I used to fill pages of journals with angst and despair over my inability to find what I considered to be meaningful and important work. I have picked fights with Tom for accepting orders to places where we knew I would struggle to advance my own career goals. I have made myself miserable worrying about how I looked to everyone else — particularly to my family. I wasn’t supposed to be just a wife. I had impeccable grades and reams of honors. I was supposed to do something with my life.
But here’s the thing: My yardstick of a successful life has altered drastically from then to now. To me, a successful life now means building community and relationships, rather than building my bank account or CV. At 35, I have shed the suffocating, career-oriented ideology of “Lean In”-style feminism as the sole litmus test of success, for an understanding that supporting my Marine in his career is every bit as valuable as pursuing my own, and that although it may seem old-fashioned, it is far from anti-feminist.
These days, my idea of “feminism” is more expansive. It no longer simply means doing everything my husband does, nor does it involve relinquishing my femininity; but rather, it means having my personal contributions as a partner valued equally. It means having both the masculine and the feminine elements of relationships respected, and, although Tom and I model a traditional marriage, I don’t think our respective sexes have anything to do with it. Most marriages I’ve witnessed are a little lopsided, with one partner sacrificing more than another. Mine is no different. But where I used to think that I was making the sacrifice, I now believe that that burden lies with Tom.

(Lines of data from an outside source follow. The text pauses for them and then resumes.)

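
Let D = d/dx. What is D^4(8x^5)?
960 x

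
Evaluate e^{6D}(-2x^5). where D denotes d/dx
- 2 x^{5} - 60 x^{4} - 720 x^{3} - 4320 x^{2} - 12960 x - 15552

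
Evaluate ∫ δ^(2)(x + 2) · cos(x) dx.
- \cos{\left(2 \right)}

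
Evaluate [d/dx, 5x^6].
30 x^{5}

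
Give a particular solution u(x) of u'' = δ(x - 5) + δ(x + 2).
\frac{|x - 5|}{2} + \frac{|x + 2|}{2}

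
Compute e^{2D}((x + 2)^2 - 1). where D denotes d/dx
x^{2} + 8 x + 15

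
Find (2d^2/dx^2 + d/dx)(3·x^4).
12 x^{2} \left(x + 6\right)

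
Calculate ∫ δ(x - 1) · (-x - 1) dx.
-2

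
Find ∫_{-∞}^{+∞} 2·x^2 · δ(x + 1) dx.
2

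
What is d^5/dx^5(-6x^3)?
0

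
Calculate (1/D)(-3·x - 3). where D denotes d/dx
- \frac{3 x^{2}}{2} - 3 x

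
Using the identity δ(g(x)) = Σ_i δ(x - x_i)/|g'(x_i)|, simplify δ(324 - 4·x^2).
\frac{\delta(x - 9) + \delta(x + 9)}{72}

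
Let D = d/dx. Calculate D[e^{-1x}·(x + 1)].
- x e^{- x}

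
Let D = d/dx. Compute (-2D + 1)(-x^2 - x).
- x^{2} + 3 x + 2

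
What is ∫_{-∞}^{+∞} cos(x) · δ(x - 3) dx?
\cos{\left(3 \right)}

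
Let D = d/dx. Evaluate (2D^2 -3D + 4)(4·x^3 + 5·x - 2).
16 x^{3} - 36 x^{2} + 68 x - 23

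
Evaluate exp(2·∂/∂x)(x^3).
x^{3} + 6 x^{2} + 12 x + 8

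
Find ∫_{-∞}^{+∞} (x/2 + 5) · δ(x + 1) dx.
\frac{9}{2}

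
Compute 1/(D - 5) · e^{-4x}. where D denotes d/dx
- \frac{e^{- 4 x}}{9}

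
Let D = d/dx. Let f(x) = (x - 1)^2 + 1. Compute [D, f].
2 x - 2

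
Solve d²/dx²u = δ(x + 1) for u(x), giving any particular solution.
\frac{|x + 1|}{2}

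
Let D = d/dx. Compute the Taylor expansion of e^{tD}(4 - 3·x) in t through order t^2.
- 3 t - 3 x + 4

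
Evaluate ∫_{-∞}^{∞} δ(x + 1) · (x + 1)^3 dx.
0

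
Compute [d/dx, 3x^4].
12 x^{3}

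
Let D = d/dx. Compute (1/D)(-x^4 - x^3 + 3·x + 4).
- \frac{x^{5}}{5} - \frac{x^{4}}{4} + \frac{3 x^{2}}{2} + 4 x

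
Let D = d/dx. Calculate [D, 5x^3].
15 x^{2}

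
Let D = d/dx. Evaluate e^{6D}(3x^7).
3 x^{7} + 126 x^{6} + 2268 x^{5} + 22680 x^{4} + 136080 x^{3} + 489888 x^{2} + 979776 x + 839808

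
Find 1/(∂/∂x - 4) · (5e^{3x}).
- 5 e^{3 x}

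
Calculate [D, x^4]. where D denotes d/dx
4 x^{3}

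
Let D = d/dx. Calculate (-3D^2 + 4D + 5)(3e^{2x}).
3 e^{2 x}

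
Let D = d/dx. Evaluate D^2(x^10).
90 x^{8}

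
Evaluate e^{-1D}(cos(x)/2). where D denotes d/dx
\frac{\cos{\left(x - 1 \right)}}{2}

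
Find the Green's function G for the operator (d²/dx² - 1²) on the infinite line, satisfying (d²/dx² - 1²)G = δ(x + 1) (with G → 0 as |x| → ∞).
-\frac{e^{-|x + 1|}}{2}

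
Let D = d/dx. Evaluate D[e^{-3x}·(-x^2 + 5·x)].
\left(3 x^{2} - 17 x + 5\right) e^{- 3 x}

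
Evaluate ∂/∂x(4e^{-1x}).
- 4 e^{- x}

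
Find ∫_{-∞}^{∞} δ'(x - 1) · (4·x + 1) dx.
-4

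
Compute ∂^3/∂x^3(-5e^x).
- 5 e^{x}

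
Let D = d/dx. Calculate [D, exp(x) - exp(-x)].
2 \cosh{\left(x \right)}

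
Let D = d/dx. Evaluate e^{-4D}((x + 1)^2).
x^{2} - 6 x + 9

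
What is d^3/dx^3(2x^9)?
1008 x^{6}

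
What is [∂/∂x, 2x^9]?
18 x^{8}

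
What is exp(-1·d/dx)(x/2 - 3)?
\frac{x}{2} - \frac{7}{2}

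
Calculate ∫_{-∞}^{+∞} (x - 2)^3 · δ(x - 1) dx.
-1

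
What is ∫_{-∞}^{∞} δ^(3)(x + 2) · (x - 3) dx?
0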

Today, I know I am blessed that our life allows me the flexibility to drop everything and sit with a friend in the hospital, to spend a Friday boosting squadron morale by making and serving food for Tom’s Marines who live in the barracks, for having ample time to be involved in my neighborhood community council and my church. To have the ability to support causes I find meaningful. And, yes, for being able to take my dogs on a hike with a picnic and book tucked into my backpack, and to simply enjoy a long afternoon, pursuing my own education and interests in the places I love best.
I have made these choices, and after so many years of insecurity about being a failure, I can finally say that I have rejected other people’s ideas of who and what I am supposed to be. It’s been a long time since anyone has “dependa-shamed” me to my face (or to my phone in this case), and it’s been several years since I’ve given up on the idea of having some sort of flashy career instead of simply a sequence of jobs or volunteer pursuits. But after my sister sent that text, I sat down to reckon with all the shame and insecurity that I expected to bubble to the surface. But, to my surprise, it didn’t. After the initial sting, I realized that I no longer feel shameful and insecure about the life I have chosen.
I have searched my heart and found gratitude for the marriage I’ve built with Tom and for the community we’ve fostered. I don’t know where we’ll go or what we’ll do when he retires, but, for now, I am happy with my identity as wife and friend and volunteer and neighbor.
I feel no shame for the decisions that have led me here — they were made in love. I do the best I can within the confines of our lifestyle and my ability, and I finally believe that that is enough.
Liesel Kershul is a writer and a lifelong student of philosophy, politics, and human behavior. She is the proud wife of a U.S. Marine.